Shot gun Bettinsoli under and over.
It says on the side 12 guage 3 "
Has three or four different chokes with it.
On bottom it says Bettinsoli Sporting.
Single trigger selectable I think.
Tight to open. Has duck engraving one side and pheasant on other.
Red Hi Vis bead at front.

Id say condition out of 5 3 maybe better. Not been loved but OK
Was filthy when I got it. NO Rust in Barrells at all.

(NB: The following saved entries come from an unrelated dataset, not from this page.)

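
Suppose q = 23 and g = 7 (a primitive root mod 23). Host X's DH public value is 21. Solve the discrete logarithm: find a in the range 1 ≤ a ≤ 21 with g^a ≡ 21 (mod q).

3

Try successive powers of 7 modulo 23:
7^1 ≡ 7
7^2 ≡ 3
7^3 ≡ 21
Found: a = 3.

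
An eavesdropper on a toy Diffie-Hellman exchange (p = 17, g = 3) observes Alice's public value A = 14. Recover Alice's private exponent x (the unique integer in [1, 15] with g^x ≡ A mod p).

Try successive powers of 3 modulo 17:
3^1 ≡ 3
3^2 ≡ 9
3^3 ≡ 10
3^4 ≡ 13
3^5 ≡ 5
3^6 ≡ 15
3^7 ≡ 11
3^8 ≡ 16
3^9 ≡ 14
Found: x = 9.

9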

I bought as a favour and part of lot of stuff so not sure how much to sell it for. Been in my safe for year and not used
so selling along with some other stuff.

Idea of what to list it for would be good 24 inch barrell



Slight crack in red circle in wood.Id say cleaned and stored wrong too much oil in wood





Thanks for any ideas ??

----------


## veitnamcam

$40 market value, Il give you $50 incuding freight  :Wink:  :Grin:

----------


## Twoshotkill

$50 plus freight...

----------


## mikee

$51 :Grin:

----------


## Twoshotkill

$60 and i will collect

----------


## sakokid

350 400 i would say. use to be good guns a few years back. i always wanted one.

----------


## Gillie

I have an older version of that one. Fixed chokes in mine. My father paid $300 for mine. I would have been about 13-14 years old at the time. It was worth it.

----------


## Happy

$300.00 + freight if anyone wants it. This weekend only then it ll go on trade along with Tikka T3 270 WSM (Lots of good gear on this gun)
 Mossberg 28" pump action.
 Ill put all these on for sale list when I get a minute.

----------


## Splash

any idea if it can shoot steel?

----------


## Happy

> any idea if it can shoot steel?


Yes it can no problem up to 3" bombs I beleive

----------


## Bulltahr

24" barrels????
28" would be more likely.............
Ejectors???
LOP???   
That's a good price there.

----------


## Happy

> 24" barrels????
> 28" would be more likely.............
> Ejectors???
> LOP???   
> That's a good price there.


Ejectors yes it ejects fired shell Umm it's at work but pretty sure barrels were around 590 mm
Just wanna move it along it ll sell on trademe pretty quickly I reckon

----------


## Bulltahr

Check your PMs happy!!!

----------


## Happy

Sold subject to barrel length being confirmed tomoro

----------